Introduction: The problem of increased level and severity of stress as a result of regional and international conflicts is not paralleled by an adequate level of knowledge and preparedness from mental health or primary health systems and professionals in the Middle East.
Aim and Methods: In this study we aimed to explore the characteristics of services and resources available to address trauma related mental health issues in Arab communities. The study was comprised of an online survey of psychiatrists and primary care physicians from 17 Arab countries. The survey included questions about demographics of respondent and facility, composition of practitioners, problems, social issues, therapeutic drugs, mental health training, research, monitoring and evaluation.
Results: There were 93 completed responses. Half of the respondents reported primary health care practitioners in their country are not trained to provide basic mental health services to the general population affected by trauma. Few were confident in the identification and treatment of adult traumatized patients and even fewer felt confident in being able to treat teenagers or children. Only 21.7% felt comfortable in identifying or treating victims of domestic violence. Common types of trauma were identified by respondents.

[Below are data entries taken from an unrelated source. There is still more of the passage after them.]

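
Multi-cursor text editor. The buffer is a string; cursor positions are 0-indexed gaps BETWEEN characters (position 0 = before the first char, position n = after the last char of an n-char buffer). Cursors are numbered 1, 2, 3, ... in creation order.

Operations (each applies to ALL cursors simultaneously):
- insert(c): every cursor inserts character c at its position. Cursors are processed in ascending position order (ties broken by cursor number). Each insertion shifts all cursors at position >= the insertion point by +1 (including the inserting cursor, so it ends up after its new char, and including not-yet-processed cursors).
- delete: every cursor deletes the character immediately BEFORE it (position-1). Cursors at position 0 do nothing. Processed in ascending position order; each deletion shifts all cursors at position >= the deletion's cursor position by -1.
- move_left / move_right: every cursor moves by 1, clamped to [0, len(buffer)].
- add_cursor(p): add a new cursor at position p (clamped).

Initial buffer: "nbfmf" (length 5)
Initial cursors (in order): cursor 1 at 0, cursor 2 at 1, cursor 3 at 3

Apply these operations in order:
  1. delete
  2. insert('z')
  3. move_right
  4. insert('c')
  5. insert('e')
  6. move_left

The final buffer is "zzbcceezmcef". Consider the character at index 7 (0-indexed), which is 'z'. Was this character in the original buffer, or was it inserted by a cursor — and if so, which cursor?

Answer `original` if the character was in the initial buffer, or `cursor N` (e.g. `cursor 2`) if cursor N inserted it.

Answer: cursor 3

Derivation:
After op 1 (delete): buffer="bmf" (len 3), cursors c1@0 c2@0 c3@1, authorship ...
After op 2 (insert('z')): buffer="zzbzmf" (len 6), cursors c1@2 c2@2 c3@4, authorship 12.3..
After op 3 (move_right): buffer="zzbzmf" (len 6), cursors c1@3 c2@3 c3@5, authorship 12.3..
After op 4 (insert('c')): buffer="zzbcczmcf" (len 9), cursors c1@5 c2@5 c3@8, authorship 12.123.3.
After op 5 (insert('e')): buffer="zzbcceezmcef" (len 12), cursors c1@7 c2@7 c3@11, authorship 12.12123.33.
After op 6 (move_left): buffer="zzbcceezmcef" (len 12), cursors c1@6 c2@6 c3@10, authorship 12.12123.33.
Authorship (.=original, N=cursor N): 1 2 . 1 2 1 2 3 . 3 3 .
Index 7: author = 3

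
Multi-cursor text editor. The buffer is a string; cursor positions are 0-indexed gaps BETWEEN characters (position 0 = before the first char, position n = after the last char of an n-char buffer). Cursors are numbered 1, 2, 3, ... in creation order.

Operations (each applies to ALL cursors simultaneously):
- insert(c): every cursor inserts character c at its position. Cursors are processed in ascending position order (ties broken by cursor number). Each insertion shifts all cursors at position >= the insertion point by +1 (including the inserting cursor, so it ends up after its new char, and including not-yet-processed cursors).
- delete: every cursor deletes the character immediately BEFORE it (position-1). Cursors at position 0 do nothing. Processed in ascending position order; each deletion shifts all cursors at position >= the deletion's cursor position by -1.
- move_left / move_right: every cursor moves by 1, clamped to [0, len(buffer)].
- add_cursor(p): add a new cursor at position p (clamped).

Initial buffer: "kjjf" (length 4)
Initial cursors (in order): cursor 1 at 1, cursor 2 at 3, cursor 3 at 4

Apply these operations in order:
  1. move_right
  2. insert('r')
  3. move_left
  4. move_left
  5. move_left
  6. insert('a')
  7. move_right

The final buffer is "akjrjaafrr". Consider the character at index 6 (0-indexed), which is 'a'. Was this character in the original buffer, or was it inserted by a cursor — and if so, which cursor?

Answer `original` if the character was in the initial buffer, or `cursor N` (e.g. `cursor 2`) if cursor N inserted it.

After op 1 (move_right): buffer="kjjf" (len 4), cursors c1@2 c2@4 c3@4, authorship ....
After op 2 (insert('r')): buffer="kjrjfrr" (len 7), cursors c1@3 c2@7 c3@7, authorship ..1..23
After op 3 (move_left): buffer="kjrjfrr" (len 7), cursors c1@2 c2@6 c3@6, authorship ..1..23
After op 4 (move_left): buffer="kjrjfrr" (len 7), cursors c1@1 c2@5 c3@5, authorship ..1..23
After op 5 (move_left): buffer="kjrjfrr" (len 7), cursors c1@0 c2@4 c3@4, authorship ..1..23
After op 6 (insert('a')): buffer="akjrjaafrr" (len 10), cursors c1@1 c2@7 c3@7, authorship 1..1.23.23
After op 7 (move_right): buffer="akjrjaafrr" (len 10), cursors c1@2 c2@8 c3@8, authorship 1..1.23.23
Authorship (.=original, N=cursor N): 1 . . 1 . 2 3 . 2 3
Index 6: author = 3

Answer: cursor 3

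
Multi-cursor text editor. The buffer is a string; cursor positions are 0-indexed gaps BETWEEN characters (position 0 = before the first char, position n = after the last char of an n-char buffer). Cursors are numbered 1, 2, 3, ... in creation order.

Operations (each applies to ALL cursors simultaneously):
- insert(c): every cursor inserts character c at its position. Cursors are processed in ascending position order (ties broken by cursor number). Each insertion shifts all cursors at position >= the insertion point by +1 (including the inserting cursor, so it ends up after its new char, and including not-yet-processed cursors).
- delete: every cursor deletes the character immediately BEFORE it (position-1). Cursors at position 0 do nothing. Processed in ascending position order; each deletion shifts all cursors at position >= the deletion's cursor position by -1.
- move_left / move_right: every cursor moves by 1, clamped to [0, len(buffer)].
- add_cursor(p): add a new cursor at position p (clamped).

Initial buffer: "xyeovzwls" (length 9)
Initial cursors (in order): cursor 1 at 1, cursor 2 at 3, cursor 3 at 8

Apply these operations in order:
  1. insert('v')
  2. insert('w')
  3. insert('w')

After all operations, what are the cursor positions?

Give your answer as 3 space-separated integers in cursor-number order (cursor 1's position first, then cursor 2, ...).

After op 1 (insert('v')): buffer="xvyevovzwlvs" (len 12), cursors c1@2 c2@5 c3@11, authorship .1..2.....3.
After op 2 (insert('w')): buffer="xvwyevwovzwlvws" (len 15), cursors c1@3 c2@7 c3@14, authorship .11..22.....33.
After op 3 (insert('w')): buffer="xvwwyevwwovzwlvwws" (len 18), cursors c1@4 c2@9 c3@17, authorship .111..222.....333.

Answer: 4 9 17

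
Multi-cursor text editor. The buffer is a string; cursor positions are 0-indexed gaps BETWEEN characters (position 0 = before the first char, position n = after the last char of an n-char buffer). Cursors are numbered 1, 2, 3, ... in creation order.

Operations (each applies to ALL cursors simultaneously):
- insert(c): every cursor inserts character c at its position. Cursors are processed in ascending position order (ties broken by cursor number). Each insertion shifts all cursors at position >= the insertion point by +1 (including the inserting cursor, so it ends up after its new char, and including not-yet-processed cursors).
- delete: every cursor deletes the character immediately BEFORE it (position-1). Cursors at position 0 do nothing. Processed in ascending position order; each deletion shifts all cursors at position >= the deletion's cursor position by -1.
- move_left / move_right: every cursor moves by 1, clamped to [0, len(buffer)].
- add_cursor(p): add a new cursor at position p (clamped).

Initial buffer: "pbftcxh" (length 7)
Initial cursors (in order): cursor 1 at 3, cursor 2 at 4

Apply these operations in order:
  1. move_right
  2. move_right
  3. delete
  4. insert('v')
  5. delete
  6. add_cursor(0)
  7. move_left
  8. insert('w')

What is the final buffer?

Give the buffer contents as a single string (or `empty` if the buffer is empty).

Answer: wpbfwwth

Derivation:
After op 1 (move_right): buffer="pbftcxh" (len 7), cursors c1@4 c2@5, authorship .......
After op 2 (move_right): buffer="pbftcxh" (len 7), cursors c1@5 c2@6, authorship .......
After op 3 (delete): buffer="pbfth" (len 5), cursors c1@4 c2@4, authorship .....
After op 4 (insert('v')): buffer="pbftvvh" (len 7), cursors c1@6 c2@6, authorship ....12.
After op 5 (delete): buffer="pbfth" (len 5), cursors c1@4 c2@4, authorship .....
After op 6 (add_cursor(0)): buffer="pbfth" (len 5), cursors c3@0 c1@4 c2@4, authorship .....
After op 7 (move_left): buffer="pbfth" (len 5), cursors c3@0 c1@3 c2@3, authorship .....
After op 8 (insert('w')): buffer="wpbfwwth" (len 8), cursors c3@1 c1@6 c2@6, authorship 3...12..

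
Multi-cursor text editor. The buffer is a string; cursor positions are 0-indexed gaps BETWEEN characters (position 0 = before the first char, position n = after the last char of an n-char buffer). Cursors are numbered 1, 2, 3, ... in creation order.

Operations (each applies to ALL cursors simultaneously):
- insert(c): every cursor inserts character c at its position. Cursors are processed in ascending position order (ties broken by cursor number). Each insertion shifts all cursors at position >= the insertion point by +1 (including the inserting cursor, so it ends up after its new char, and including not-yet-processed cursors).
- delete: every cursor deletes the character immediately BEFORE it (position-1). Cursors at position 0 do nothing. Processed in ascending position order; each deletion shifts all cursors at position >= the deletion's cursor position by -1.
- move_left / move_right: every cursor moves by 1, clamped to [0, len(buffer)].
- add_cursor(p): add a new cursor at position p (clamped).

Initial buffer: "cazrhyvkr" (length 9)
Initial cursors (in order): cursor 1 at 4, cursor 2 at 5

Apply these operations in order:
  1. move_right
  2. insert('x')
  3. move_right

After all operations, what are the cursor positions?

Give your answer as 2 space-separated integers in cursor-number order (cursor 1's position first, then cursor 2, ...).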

As for the composition of clinical teams, substantial numbers of students were reported, but negligible numbers of community volunteers were present in the clinics. School counselors were rare.
Conclusions: Our study highlights the need to develop a culturally informed infrastructure in primary healthcare for the assessment and management of the psychosocial consequences of violence and trauma.
This poster was presented at the 32nd annual Psych Congress, held Oct. 3-6, 2019, in San Diego, California.